This is the 3rd post in our 5 part series on Resource Management. Post #1 covered Allocation. Post #2 was about using Effort vs Duration. Now in this post we'll discuss Collecting Data to make informed Resource Management decisions. When I reflect on our client engagements, there are a few common issues which come to mind. One is the lack of data collection which leads to inconsistent decision making.
There is a movement right now with Machine Learning and AI. Why are they becoming popular and trending to be the way we make decisions across industries? Let's take a look at the definition of Machine Learning. Paraphrasing from the many definitions which can be found out there, Machine Learning is computers "learning" from data analysis.
The premise is that through data, machines will learn and therefore make decisions consistently and at a higher success rate than a human who might be using intuition or emotion to factor into the decision-making process.
Resource Management is an extremely challenging task for many organizations. There is a constant struggle with annual planning, unexpected requests, emergency requests, and the over-promising Sales team! We've talked about these challenges with our clients and have captured some valuable insights.
A large percentage of clients follow a "just in time" mindset, shifting resources to the project/effort with the closest deadline. Others place the best resources on the highest profile customers and use the less experienced resources on the remaining work. Others don't even have a method to the madness and just assign resources in a seemingly random selection process.
We always ask, "Can you show us the data which supports your decision making process?" The typical response is, "We don't have data, that's just the way we've always done it." So, how is that working for you? Are you finding your customers are satisfied? Are your employees frustrated? Are you regularly missing deadlines and missing out on hitting profit forecasts?

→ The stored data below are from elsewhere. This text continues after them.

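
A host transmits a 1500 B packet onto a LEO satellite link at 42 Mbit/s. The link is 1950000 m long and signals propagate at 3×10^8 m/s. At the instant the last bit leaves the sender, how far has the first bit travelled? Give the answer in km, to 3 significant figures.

85.7 km

t_tx = L/R = 12000/42000000 = 0.000285714 s.
Distance = s × t_tx = 300000000 × 0.000285714 = 85.7 km.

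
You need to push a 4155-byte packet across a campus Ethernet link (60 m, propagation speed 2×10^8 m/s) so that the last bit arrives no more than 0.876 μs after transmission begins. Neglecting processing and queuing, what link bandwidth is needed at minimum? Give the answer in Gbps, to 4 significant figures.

L = 33240 bits.
Propagation delay = 60 / 200000000 = 0.3 μs.
Transmission budget = 0.876 − 0.3 = 0.576 μs.
R ≥ L / t_tx = 33240 bits / 5.76e-07 s = 57.71 Gbps.

57.71 Gbps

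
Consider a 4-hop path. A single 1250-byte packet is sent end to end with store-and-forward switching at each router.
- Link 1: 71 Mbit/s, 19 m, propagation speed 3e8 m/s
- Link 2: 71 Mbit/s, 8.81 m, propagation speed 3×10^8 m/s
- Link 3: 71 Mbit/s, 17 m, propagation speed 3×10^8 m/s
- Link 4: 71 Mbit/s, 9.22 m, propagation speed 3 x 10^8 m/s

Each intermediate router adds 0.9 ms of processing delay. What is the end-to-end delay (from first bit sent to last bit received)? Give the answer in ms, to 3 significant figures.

3.26 ms

L = 1250 × 8 = 10000 bits.
Transmission delay per hop = L/R = 10000/71000000 = 0.140845 ms; 4 hops → 0.56338 ms.
Propagation delays (d/s per hop): 6.33333e-05, 2.93667e-05, 5.66667e-05, 3.07333e-05 ms; sum = 0.0001801 ms.
Processing at 3 router(s): 3 × 0.9 ms = 2.7 ms.
End-to-end = 3.26 ms.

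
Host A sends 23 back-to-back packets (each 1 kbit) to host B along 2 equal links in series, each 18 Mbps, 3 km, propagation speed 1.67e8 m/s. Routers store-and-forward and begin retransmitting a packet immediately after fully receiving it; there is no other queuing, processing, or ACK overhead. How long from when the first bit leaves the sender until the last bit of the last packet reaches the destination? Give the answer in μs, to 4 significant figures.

Per-hop transmission t_tx = L/R = 1000/18000000 = 55.5556 μs.
Per-hop propagation t_prop = 3000/167000000 = 17.9641 μs.
Pipeline fill: first packet needs 2·t_tx to clear all hops; remaining 22 packets each add one t_tx.
Total = (2+23-1)·t_tx + 2·t_prop = 24·55.5556 + 2·17.9641 = 1369 μs.

1369 μs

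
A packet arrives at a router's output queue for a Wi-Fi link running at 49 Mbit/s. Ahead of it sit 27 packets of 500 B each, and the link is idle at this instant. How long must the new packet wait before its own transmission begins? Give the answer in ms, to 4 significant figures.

Each queued packet: L/R = 4000/49000000 = 0.0816327 ms.
27 queued → 2.20408 ms.
Queuing delay = 2.204 ms.

2.204 ms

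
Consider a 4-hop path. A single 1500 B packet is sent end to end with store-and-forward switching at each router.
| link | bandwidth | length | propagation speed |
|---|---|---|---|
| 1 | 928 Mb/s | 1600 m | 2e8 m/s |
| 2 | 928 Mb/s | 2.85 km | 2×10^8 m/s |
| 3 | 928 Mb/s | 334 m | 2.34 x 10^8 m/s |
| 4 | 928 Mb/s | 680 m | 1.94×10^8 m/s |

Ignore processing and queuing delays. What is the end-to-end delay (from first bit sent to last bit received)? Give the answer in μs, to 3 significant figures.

78.9 μs

L = 1500 × 8 = 12000 bits.
Transmission delay per hop = L/R = 12000/928000000 = 12.931 μs; 4 hops → 51.7241 μs.
Propagation delays (d/s per hop): 8, 14.25, 1.42735, 3.50515 μs; sum = 27.1825 μs.
End-to-end = 78.9 μs.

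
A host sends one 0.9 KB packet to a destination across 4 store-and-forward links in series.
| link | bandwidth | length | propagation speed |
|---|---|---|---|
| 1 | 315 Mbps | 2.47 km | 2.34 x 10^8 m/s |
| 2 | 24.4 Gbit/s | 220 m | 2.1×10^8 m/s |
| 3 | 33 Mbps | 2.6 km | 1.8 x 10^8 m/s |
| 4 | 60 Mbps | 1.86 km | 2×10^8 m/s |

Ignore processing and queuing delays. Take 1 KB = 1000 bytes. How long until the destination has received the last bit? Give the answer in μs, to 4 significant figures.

396.7 μs

L = 7200 bits.
Transmission delays (L/R per hop): 22.8571, 0.295082, 218.182, 120 μs; sum = 361.334 μs.
Propagation delays (d/s per hop): 10.5556, 1.04762, 14.4444, 9.3 μs; sum = 35.3476 μs.
End-to-end = 396.7 μs.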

We get to work with our clients building a process to collect data. It doesn't have to be sophisticated or an expensive software purchase. Sometimes we even find they are already collecting the data but didn't even know it. They may have the data in an ERP, Payroll, PM or other existing system.
Once a data collection process is in place we then analyze the data looking for learnings. In one engagement we found projects with the "best resources" were more often delivered late compared to projects staffed with less experienced resources. What did the data tell us? The "best resources" were always over allocated. The thinking was they are the best and can handle the extra work. But, the data told a different story. The projects with less experienced resources were more frequently delivered on time and when we looked at the resource allocations we discovered they never over allocated those resources.
Taking our cue from the data, we scaled back the allocations on the "best resources" and as expected the project success rates started to improve. There were also some additional unexpected benefits. Team morale improved and customer satisfaction increased.
Gut instinct was telling the client, the best resources can handle more work. Makes sense, right? They are the best resources they can handle the extra workload and still deliver. When we examined the data and removed intuition from the equation we found a different answer.
So how are you making your Resource Management decisions? Are you using data to make informed decisions or a you using "years of experience", "gut instinct", "it's the way we've always done it" and all the other data-less processes???